GENEL KURUL KONUŞMASI
Konu: Hukuk Muhakemeleri Kanunu ile Bazı Kanunlarda Değişiklik Yapılması Hakkında Kanun Teklifi münasebetiyle
Yasama Yılı:3
Birleşim:104
Tarih:24.06.2020

MHP GRUBU ADINA HALİL ÖZTÜRK (Kırıkkale) - Sayın Başkan, değerli milletvekilleri; görüşülmekte olan 216 sıra sayılı Kanun Teklifi'nin geneli üzerinde Milliyetçi Hareket Partisi Grubu adına söz almış bulunmaktayım. Genel Kurulu ve ekranları başında bizleri izleyenleri saygıyla selamlıyorum.

Saygıdeğer milletvekilleri, bugün 24 Haziran; Cumhur İttifakı'nın ülkemizi, demokrasimizi güçlendirmek adına milletimizden almış olduğu vekâletinin 2'nci yıl dönümü. Cumhur İttifakı olarak milletimize hizmet adına çıkmış olduğumuz muzaffer yolda "2023 lider ülke Türkiye"ye inanmış bir şekilde kararlılık ve birlik içinde yine milletimizle yürümeye devam edeceğiz. Bu kapsamda, Cumhurbaşkanlığı hükûmet sisteminin ilke ve esaslarıyla oturması, kurum ve kurallarıyla güçlenmesi için gerekli ve istekli çalışmalarımızı sürdüreceğiz.

Hukuk sistemimiz, hızlı değişimlerin yaşandığı bir dönem içerisindedir. Özellikle hukukumuzun temel kanunlarında yapılan değişiklikler diğer hukuk dallarında da etkiler yaratmıştır. Lakin gelinen süreçte gerek hukuk yargılamalarında gereksinim duyulan yeni düzenlemeler gerekse mevcut uygulamalara cevap vermekte yetersiz kalan mevzuat ile hukuk yargılamalarını hızlandıracak yeni uygulama önerilerine ihtiyaç duyulmuştur.

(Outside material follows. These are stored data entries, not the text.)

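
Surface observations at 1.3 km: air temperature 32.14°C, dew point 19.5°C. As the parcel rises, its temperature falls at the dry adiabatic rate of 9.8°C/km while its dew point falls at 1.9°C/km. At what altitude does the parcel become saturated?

2.9 km

T and T_d converge at 9.8 − 1.9 = 7.9°C per km
Height above start = (32.14 − 19.5) / 7.9 = 1.6 km
LCL altitude = 1300 m + 1600 m = 2900 m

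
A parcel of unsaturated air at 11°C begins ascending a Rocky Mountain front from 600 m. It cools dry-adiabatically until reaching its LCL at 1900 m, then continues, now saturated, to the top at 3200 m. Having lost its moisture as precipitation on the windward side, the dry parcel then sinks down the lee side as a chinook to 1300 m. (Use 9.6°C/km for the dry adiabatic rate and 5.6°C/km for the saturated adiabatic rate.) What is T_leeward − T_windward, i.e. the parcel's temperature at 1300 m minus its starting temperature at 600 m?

From 600 m to 1900 m (dry): cools by 9.6 × 1.3 = 12.48°C, giving -1.48°C.
From 1900 m to 3200 m (saturated): cools by 5.6 × 1.3 = 7.28°C, giving -8.76°C.
From 3200 m to 1300 m (dry descent): warms by 9.6 × 1.9 = 18.24°C, giving 9.48°C.
Net change vs windward start: 9.48 − 11 = -1.52°C

-1.52°C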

Görüşmekte olduğumuz teklif de bu kapsamda hazırlanarak Adalet Komisyonumuzda önceki hafta görüşülüp önümüzdeki son hâli almıştır. Bu kapsamda teklifte, yargılama süreleri, feragat, sulh, kabul, bazı tebligat zorunlulukları, belirsiz alacak davası, ihtiyati tedbir, ön inceleme, tahkim, ara buluculuğa teşvik, mahkemelerin uzmanlaşması gibi çok sayıda göze çarpan değişikliğin yer aldığını görmekteyiz.

Saygıdeğer milletvekilleri, teknoloji ne kadar gelişirse gelişsin, bu sayede insana duyulan ihtiyaç ne kadar azalırsa azalsın, insanın merkezde olduğu çağın ilk dönemlerinden bugüne değerini yitirmeyen yegâne alan hukuk alanıdır. Çünkü hukuk, en genel anlamıyla insanların birbirleriyle ve oluşturdukları topluluklarla olan ilişkileri düzenleyen evrensel kurallar manzumesidir.

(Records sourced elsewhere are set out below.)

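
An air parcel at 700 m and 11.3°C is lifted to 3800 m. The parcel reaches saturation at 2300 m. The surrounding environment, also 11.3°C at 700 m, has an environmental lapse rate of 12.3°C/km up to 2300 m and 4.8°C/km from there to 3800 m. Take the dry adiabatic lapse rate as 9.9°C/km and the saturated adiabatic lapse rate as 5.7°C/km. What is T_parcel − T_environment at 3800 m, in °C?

+2.49°C (parcel warmer than environment)

Parcel:
  700–2300 m, dry: Δz = 1.6 km ⇒ ΔT = -15.84°C; T = -4.54°C
  2300–3800 m, saturated: Δz = 1.5 km ⇒ ΔT = -8.55°C; T = -13.09°C
Environment:
  700–2300 m, environment, lower layer: Δz = 1.6 km ⇒ ΔT = -19.68°C; T = -8.38°C
  2300–3800 m, environment, upper layer: Δz = 1.5 km ⇒ ΔT = -7.2°C; T = -15.58°C
T_parcel − T_env = -13.09 − (-15.58) = +2.49°C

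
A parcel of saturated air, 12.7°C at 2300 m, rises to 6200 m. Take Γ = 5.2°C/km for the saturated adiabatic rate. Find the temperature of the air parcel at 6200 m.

-7.58°C

2300 → 6200 m (saturated adiabatic, 5.2°C/km): ΔT = -5.2 × 3.9 = -20.28°C → T = -7.58°C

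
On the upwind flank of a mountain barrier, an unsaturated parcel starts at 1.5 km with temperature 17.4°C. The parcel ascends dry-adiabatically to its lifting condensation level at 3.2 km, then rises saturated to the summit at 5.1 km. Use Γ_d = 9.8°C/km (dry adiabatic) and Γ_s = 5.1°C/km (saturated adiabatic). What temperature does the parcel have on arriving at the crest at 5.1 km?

1500 → 3200 m (dry, 9.8°C/km): ΔT = -9.8 × 1.7 = -16.66°C → T = 0.74°C
3200 → 5100 m (saturated, 5.1°C/km): ΔT = -5.1 × 1.9 = -9.69°C → T = -8.95°C

-8.95°C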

Hukukun temel amaçlarından birisi, toplumsal barışı sağlamak ve adaletin gerçekleştirilmesine hizmet etmektir. Bireyler arasında ortaya çıkan uyuşmazlıkların çözümünde adalet ve hakkaniyet gibi insana özgü kavramlar uygulama alanı bulacağından bu ideallerin gerçekleştirilmesinde insan unsurunun bertaraf edilmesi düşünülemez. Hukukta kuralı koyan da kuralın muhatabı olan ve kuralı uygulayan da insandır. İdeal olan, insanların barış ve huzur içinde yaşaması olsa da uyuşmazlığın olmadığı bir toplum henüz söz konusu değildir.

Gazi Mustafa Kemal Atatürk'ün de belirttiği üzere, "Adalet gücü bağımsız olmayan bir milletin devlet hâlinde varlığı kabul olunmayacaktır." Bu bakımdan belirtmek isterim ki adalet hizmetimiz asla yeni zümrelere, paralel yapılara veya belli gruplara teslim edilmemeli, daima hukukun üstünlüğü hedeflenmelidir çünkü bizler biliriz ki adalete dayanmayan kuvvet zalim olacaktır.

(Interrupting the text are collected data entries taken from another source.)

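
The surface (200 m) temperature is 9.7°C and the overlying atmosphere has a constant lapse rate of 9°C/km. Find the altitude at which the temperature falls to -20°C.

3500 m

Height above start = (9.7 − (-20)) / 9 = 3.3 km
Altitude = 200 m + 3300 m = 3500 m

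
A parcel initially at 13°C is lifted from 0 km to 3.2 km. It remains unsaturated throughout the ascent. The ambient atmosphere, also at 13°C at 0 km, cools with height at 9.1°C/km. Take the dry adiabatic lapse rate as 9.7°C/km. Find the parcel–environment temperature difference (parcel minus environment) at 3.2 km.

-1.92°C (parcel cooler than environment)

Parcel:
  Dry to 3200 m: -9.7 × 3.2 km = -31.04°C, so T = -18.04°C.
Environment:
  Environment to 3200 m: -9.1 × 3.2 km = -29.12°C, so T = -16.12°C.
T_parcel − T_env = -18.04 − (-16.12) = -1.92°C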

Saygıdeğer milletvekilleri, hâlen Türkiye'de hukuk yargılamalarına, uygulamanın makul sürede yargılanma hakkını yeterince korumaya elverişli olmadığı ve usulün karmaşık olduğu doğrultusunda eleştiriler mevcuttur. Bugün için uygulama şekli bakımından hukukçuların dahi zaman zaman üzerinde mutabık olamadıkları usul hükümleri bulunmaktadır. Bilindiği üzere hukuk yargılaması basit ve yazılı olmak üzere ikiye ayrılmaktadır. Her usul sistemi kendi içinde farklı aşamalardan oluşmakta ve derecelendirilmiş aşamalardan birisi tamamlanmaksızın diğer aşamaya geçilememektedir. Bu nedenle yargılamalar uzayabilmekte ve kişilerin hakkına kavuşması gecikebilmektedir.

Mevcut sorunları gidereceği öngörülen kanun teklifinde yer alan düzenlemelere başlıklar hâlinde hızlıca bakıldığında; resen SEGBİS uygulamasının hayata geçirileceği, boşanma ve velayet davalarının gizli duruşmayla yapılabileceği, hukuk yargılamasında sulh ve ara buluculuğun etkinliğinin artırılması, toplu mahkemelerde kararların mahkeme heyeti tarafından verilmesi zorunluluğu, sulh hukuk ve asliye hukuk mahkemeleri ile özel yasalarla kurulan mahkemelerin yahut yargı çevresini belirleme yetkisinin kapsamının genişletilmesi, Türk Ticaret Kanunu'nda dava şartı, ara buluculuğa tabi uyuşmazlıkların kapsamının genişletilmesi gibi önemli düzenlemeler göze çarpmaktadır. Diğer yandan ön inceleme, belirsiz alacak davası, yargılama süreleri, ahzükabza sulh, kabul, bazı tebligat zorunlulukları, bozmadan sonra ıslah, ihtiyati tedbir, kanun yoluna müracaat, tamamlama kararları, tahkim, delil tespiti, mahkemelerin uzmanlaşması gibi pek çok usul kurumuyla ilgili düzenlemeler de yine bu teklif içerisinde yer almaktadır.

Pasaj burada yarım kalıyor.